Unsurprisingly, there are plenty of incidents in the book that further display a lack of fact-checking: “Jim Steinman, or as he is commonly called, ‘Meat Loaf.’” Jim Steinman is not Meat Loaf. “KISS (Kid’s In Satan’s Service).” Nope. And who can forget that famous lead singer of the Eagles “Ron Henley”? Or Kenneth Anger’s film “Lucifer’s Rising”?
In case you were wondering if Aranza’s conservative evangelicalism would take a predictable turn into racism — fear not, it does! In a chapter discussing his own life, including a childhood filled with the horrors of rock music, drugs, and divorced parents, he writes, “As if all this wasn’t bad enough, they had just started integration in schools.” Aranza attended a school where white children were in the minority, which he describes as a twisted, violent hellscape. “We began to have race riots. All the blacks were running around saying, ‘We’s [sic] want black power.’ The Mexicans were running around saying, ‘Hey dude, we want Chicano power.’ The whites were just running around saying, ‘We want OUT!’” I suppose growing up with all those political protests — sorry, I mean “race riots” — it was hard not to see Satan everywhere.

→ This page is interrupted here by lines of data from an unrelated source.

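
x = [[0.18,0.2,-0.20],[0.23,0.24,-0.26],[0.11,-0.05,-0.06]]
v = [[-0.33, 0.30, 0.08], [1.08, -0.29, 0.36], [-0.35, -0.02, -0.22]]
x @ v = [[0.23, 0.0, 0.13], [0.27, 0.00, 0.16], [-0.07, 0.05, 0.0]]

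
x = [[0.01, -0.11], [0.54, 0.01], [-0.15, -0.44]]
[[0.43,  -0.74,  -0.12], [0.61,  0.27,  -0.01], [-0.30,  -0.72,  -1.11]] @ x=[[-0.38, -0.00], [0.15, -0.06], [-0.23, 0.51]]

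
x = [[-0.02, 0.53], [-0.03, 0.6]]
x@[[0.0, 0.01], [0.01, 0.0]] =[[0.01,-0.00], [0.01,-0.0]]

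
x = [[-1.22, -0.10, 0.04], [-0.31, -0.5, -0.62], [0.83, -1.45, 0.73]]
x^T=[[-1.22, -0.31, 0.83],[-0.1, -0.50, -1.45],[0.04, -0.62, 0.73]]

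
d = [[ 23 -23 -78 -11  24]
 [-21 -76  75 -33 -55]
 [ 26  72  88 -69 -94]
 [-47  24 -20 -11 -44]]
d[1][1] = -76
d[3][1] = 24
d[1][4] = -55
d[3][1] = 24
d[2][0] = 26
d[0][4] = 24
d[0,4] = 24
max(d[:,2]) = 88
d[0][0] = 23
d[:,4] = [24, -55, -94, -44]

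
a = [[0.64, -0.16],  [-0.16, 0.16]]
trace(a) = 0.80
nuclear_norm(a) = 0.80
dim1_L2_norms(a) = [0.66, 0.23]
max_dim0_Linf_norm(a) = 0.64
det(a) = 0.08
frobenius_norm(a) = 0.70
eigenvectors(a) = [[0.96,0.29], [-0.29,0.96]]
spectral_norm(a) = 0.69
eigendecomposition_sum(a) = [[0.63, -0.19], [-0.19, 0.06]] + [[0.01, 0.03], [0.03, 0.10]]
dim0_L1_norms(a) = [0.8, 0.32]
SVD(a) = [[-0.96, 0.29],[0.29, 0.96]] @ diag([0.6884441020371193, 0.11155589796288086]) @ [[-0.96, 0.29], [0.29, 0.96]]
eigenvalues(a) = [0.69, 0.11]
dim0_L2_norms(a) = [0.66, 0.23]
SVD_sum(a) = [[0.63, -0.19], [-0.19, 0.06]] + [[0.01, 0.03],[0.03, 0.10]]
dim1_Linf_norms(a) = [0.64, 0.16]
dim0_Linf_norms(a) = [0.64, 0.16]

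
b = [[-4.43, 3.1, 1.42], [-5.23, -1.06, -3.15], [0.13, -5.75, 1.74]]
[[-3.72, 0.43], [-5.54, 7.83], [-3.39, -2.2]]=b @[[1.12, -0.61], [0.53, -0.07], [-0.28, -1.45]]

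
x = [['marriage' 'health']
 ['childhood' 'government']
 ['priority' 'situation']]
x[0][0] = 'marriage'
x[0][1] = 'health'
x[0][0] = 'marriage'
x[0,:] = ['marriage', 'health']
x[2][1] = 'situation'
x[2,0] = 'priority'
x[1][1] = 'government'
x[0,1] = 'health'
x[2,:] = ['priority', 'situation']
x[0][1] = 'health'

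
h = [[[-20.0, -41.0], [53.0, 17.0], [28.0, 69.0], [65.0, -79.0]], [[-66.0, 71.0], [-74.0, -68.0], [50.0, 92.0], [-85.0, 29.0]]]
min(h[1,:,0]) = -85.0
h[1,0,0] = -66.0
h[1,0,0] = -66.0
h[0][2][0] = 28.0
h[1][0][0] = -66.0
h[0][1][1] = 17.0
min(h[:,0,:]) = -66.0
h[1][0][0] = -66.0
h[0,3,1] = -79.0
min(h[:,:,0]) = -85.0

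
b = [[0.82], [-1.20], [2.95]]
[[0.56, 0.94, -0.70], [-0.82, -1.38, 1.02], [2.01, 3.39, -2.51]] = b @ [[0.68, 1.15, -0.85]]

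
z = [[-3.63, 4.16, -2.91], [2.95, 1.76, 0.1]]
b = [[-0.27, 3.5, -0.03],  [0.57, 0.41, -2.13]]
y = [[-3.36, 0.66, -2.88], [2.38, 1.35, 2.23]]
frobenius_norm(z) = 7.12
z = y + b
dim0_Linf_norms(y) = [3.36, 1.35, 2.88]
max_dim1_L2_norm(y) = 4.47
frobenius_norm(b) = 4.17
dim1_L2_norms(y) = [4.47, 3.53]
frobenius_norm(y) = 5.70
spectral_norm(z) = 6.28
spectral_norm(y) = 5.50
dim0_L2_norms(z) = [4.68, 4.52, 2.91]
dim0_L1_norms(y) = [5.74, 2.01, 5.11]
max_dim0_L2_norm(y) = 4.12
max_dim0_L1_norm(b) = 3.91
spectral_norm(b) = 3.54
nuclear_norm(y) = 6.98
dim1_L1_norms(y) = [6.9, 5.96]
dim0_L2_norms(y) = [4.12, 1.5, 3.64]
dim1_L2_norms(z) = [6.24, 3.44]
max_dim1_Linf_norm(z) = 4.16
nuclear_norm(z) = 9.64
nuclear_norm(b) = 5.73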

This slim volume is a quick read and good for a laugh, if nothing else. However, when I was finished I also read it backward. Imagine my shock when I discovered that when read backward the book clearly states, “Jacob Aranza is a self-righteous and easily misguided imbecile who wants to use religion to control people’s lives so he can feel powerful and important.” CAUTION: Jacob Aranza is the real Bitch who’s Back because he is clearly sniffing glue!